Argentina’s government confirmed that a contingent of 202 Cuban doctors will arrive in that country to help local health professionals with the spread of the COVID-19 pandemic.
“The idea is for them to contribute and join medical resources. They won’t be at the front line,” Argentina’s Minister of Health Gines Gonzalez said, adding that the Cuban specialists won’t be making important decisions but will be treating patients and helping where needed.
The minister explained that the objective is to preserve the most experienced professionals from fronting high exposure to infected patients. “Currently there are between 650,000 and 670,000 doctors. 70% come from the university, that’s why you have to take great care of them,” he added.
The need to explain the measure comes as right-wing opposition groups have criticized the decision, despite the need to join forces against the global pandemic. As of Monday, Argentina reported 2,941 confirmed cases and over 135 deaths.

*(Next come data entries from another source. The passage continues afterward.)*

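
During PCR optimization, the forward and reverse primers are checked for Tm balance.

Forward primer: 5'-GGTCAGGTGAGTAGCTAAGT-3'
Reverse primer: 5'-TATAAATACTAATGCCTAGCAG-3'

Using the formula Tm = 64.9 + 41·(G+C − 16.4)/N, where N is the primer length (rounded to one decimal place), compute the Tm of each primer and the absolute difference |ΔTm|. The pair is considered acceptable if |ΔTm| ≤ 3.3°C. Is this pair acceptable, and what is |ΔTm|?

Forward: G+C = 10, N = 20 → Tm = 64.9 + 41·(10 − 16.4)/20 = 51.8°C.
Reverse: G+C = 7, N = 22 → Tm = 64.9 + 41·(7 − 16.4)/22 = 47.4°C.
|ΔTm| = |51.8 − 47.4| = 4.4°C, > 3.3°C.

|ΔTm| = 4.4°C; the pair is not acceptable.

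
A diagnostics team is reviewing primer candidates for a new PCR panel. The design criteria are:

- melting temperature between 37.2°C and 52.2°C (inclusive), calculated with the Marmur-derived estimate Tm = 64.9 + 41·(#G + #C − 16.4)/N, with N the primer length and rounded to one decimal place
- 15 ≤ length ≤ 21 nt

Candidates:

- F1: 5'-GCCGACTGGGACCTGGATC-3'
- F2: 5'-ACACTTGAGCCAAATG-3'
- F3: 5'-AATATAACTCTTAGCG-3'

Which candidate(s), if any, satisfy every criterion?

F2 only.

F1 (19 nt, A=3 T=3 G=7 C=6): Tm = 64.9 + 41·(13 − 16.4)/19 = 57.6°C, outside 37.2–52.2°C ✗; length 19 ✓ — fails.
F2 (16 nt, A=6 T=3 G=3 C=4): Tm = 64.9 + 41·(7 − 16.4)/16 = 40.8°C ✓; length 16 ✓ — passes.
F3 (16 nt, A=6 T=5 G=2 C=3): Tm = 64.9 + 41·(5 − 16.4)/16 = 35.7°C, outside 37.2–52.2°C ✗; length 16 ✓ — fails.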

The Cuban medical brigade is expected to arrive in May when the infection rate will likely hit its peak in Argentina.
Since the outbreak began, Cuba has been at the frontline of the fight against the pandemic, sending doctors and nurses to 21 nations across the world, which include Jamaica, Barbados, St. Vincent and the Grenadines, Grenada, Haiti, Suriname, Antigua and Barbuda, Belize, St. Lucia, Dominica, St. Kitts and Nevis, Nicaragua, Venezuela, Italy, Andorra, Togo, St. Thomas and Prince, Angola, Qatar, and Honduras.